Filtration: Blood passes through the dialysis machine, where waste products like urea , as well as excess fluids and ions, are removed. The fluid works by creating a concentration gradient across a semi-permeable membrane where substances like ions, glucose and urea can move through.It contains the same amount of glucose and and dissolved ions as normal blood, so if blood is deficient then these substances can diffuse into the blood.
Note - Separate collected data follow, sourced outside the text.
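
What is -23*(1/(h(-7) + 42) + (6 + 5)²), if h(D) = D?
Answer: -97428/35 ≈ -2783.7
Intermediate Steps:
-23*(1/(h(-7) + 42) + (6 + 5)²) = -23*(1/(-7 + 42) + (6 + 5)²) = -23*(1/35 + 11²) = -23*(1/35 + 121) = -23*4236/35 = -97428/35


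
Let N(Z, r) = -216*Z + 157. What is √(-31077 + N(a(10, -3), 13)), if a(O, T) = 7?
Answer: 4*I*√2027 ≈ 180.09*I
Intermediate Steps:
N(Z, r) = 157 - 216*Z
√(-31077 + N(a(10, -3), 13)) = √(-31077 + (157 - 216*7)) = √(-31077 + (157 - 1512)) = √(-31077 - 1355) = √(-32432) = 4*I*√2027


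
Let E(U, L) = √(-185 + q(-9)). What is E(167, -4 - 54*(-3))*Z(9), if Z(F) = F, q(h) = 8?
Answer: 9*I*√177 ≈ 119.74*I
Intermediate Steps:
E(U, L) = I*√177 (E(U, L) = √(-185 + 8) = √(-177) = I*√177)
E(167, -4 - 54*(-3))*Z(9) = (I*√177)*9 = 9*I*√177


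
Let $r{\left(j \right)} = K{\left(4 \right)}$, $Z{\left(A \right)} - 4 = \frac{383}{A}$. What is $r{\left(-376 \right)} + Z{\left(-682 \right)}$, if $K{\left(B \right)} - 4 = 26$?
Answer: $\frac{22805}{682} \approx 33.438$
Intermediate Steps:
$Z{\left(A \right)} = 4 + \frac{383}{A}$
$K{\left(B \right)} = 30$ ($K{\left(B \right)} = 4 + 26 = 30$)
$r{\left(j \right)} = 30$
$r{\left(-376 \right)} + Z{\left(-682 \right)} = 30 + \left(4 + \frac{383}{-682}\right) = 30 + \left(4 + 383 \left(- \frac{1}{682}\right)\right) = 30 + \left(4 - \frac{383}{682}\right) = 30 + \frac{2345}{682} = \frac{22805}{682}$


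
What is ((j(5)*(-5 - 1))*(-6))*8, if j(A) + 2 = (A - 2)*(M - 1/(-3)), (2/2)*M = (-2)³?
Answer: -7200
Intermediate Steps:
M = -8 (M = (-2)³ = -8)
j(A) = 40/3 - 23*A/3 (j(A) = -2 + (A - 2)*(-8 - 1/(-3)) = -2 + (-2 + A)*(-8 - 1*(-⅓)) = -2 + (-2 + A)*(-8 + ⅓) = -2 + (-2 + A)*(-23/3) = -2 + (46/3 - 23*A/3) = 40/3 - 23*A/3)
((j(5)*(-5 - 1))*(-6))*8 = (((40/3 - 23/3*5)*(-5 - 1))*(-6))*8 = (((40/3 - 115/3)*(-6))*(-6))*8 = (-25*(-6)*(-6))*8 = (150*(-6))*8 = -900*8 = -7200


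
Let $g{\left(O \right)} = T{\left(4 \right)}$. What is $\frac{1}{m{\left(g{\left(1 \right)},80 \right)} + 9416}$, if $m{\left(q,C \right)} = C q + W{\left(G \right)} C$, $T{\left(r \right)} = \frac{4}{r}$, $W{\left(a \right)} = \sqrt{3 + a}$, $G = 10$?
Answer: $\frac{1187}{11261352} - \frac{5 \sqrt{13}}{5630676} \approx 0.0001022$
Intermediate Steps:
$g{\left(O \right)} = 1$ ($g{\left(O \right)} = \frac{4}{4} = 4 \cdot \frac{1}{4} = 1$)
$m{\left(q,C \right)} = C q + C \sqrt{13}$ ($m{\left(q,C \right)} = C q + \sqrt{3 + 10} C = C q + \sqrt{13} C = C q + C \sqrt{13}$)
$\frac{1}{m{\left(g{\left(1 \right)},80 \right)} + 9416} = \frac{1}{80 \left(1 + \sqrt{13}\right) + 9416} = \frac{1}{\left(80 + 80 \sqrt{13}\right) + 9416} = \frac{1}{9496 + 80 \sqrt{13}}$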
Return: The cleaned blood is returned to your body through an air trap to remove any air bubbles and prevents causing air embollisms.
Advantages of dialysis?
Life-saving: Dialysis keeps people alive when their kidneys fail, removing waste products and excess fluid from the blood.
Bridge to transplant: Dialysis can keep a patient stable while they wait for a kidney transplant.
Why does dialysis fluid contain no urea?
Dialysis fluid contains no urea to create a concentration gradient. This gradient allows urea and other waste products to diffuse from the patient’s blood, where their concentration is high, into the dialysis fluid, where their concentration is zero to help remove urea.
Why do people on dialysis have to have diet with less salts and proteins?
People with kidney failure cannot remove excess mineral ions such as salt or get rid of urea produced by the breakdown of excess amino acids from proteins, so they have to limit intake to keep levels in body as low as possible to remain feeling well between dialysis sessions.
How to reduce organ rejection in Kidney transplants?
Human Leukocyte Antigens
HLAs: Matching HLAs between donor and recipient to minimise immune reactions.
Antibody Screening: Detecting pre-existing antibodies in the recipient that could react against the donor kidney.
Immunosuppression: Using medications to suppress the recipient’s immune system and prevent rejection.
Advantages of transplants:
Patients can lead a more normal life without having to watch what they eat and drink
Cheaper for the NHS overall.
Disadvantages of transplants:
Must take immune-suppressant drugs which increase the risk of infection
Shortage of organ donors
Kidney only lasts 8-9 years on average
Any operation carries risks
How do kidney transplants work?
Transplanted kidney from a donor takes on functions of failed kidneys, balancing
blood chemistry and removing urea.
Parts of the Nephron
Bowman’s capsule: A cup-like structure that surrounds the glomerulus and collects the filtrate.
Glomerulus: A network of capillaries where filtration of blood occurs.
Proximal convoluted tubule: The first part of the tubule system where reabsorption of essential substances like glucose, amino acids, ions, and water begins.
Loop of Henle: A U-shaped structure responsible for creating a concentration gradient in the medulla of the kidney, facilitating water reabsorption.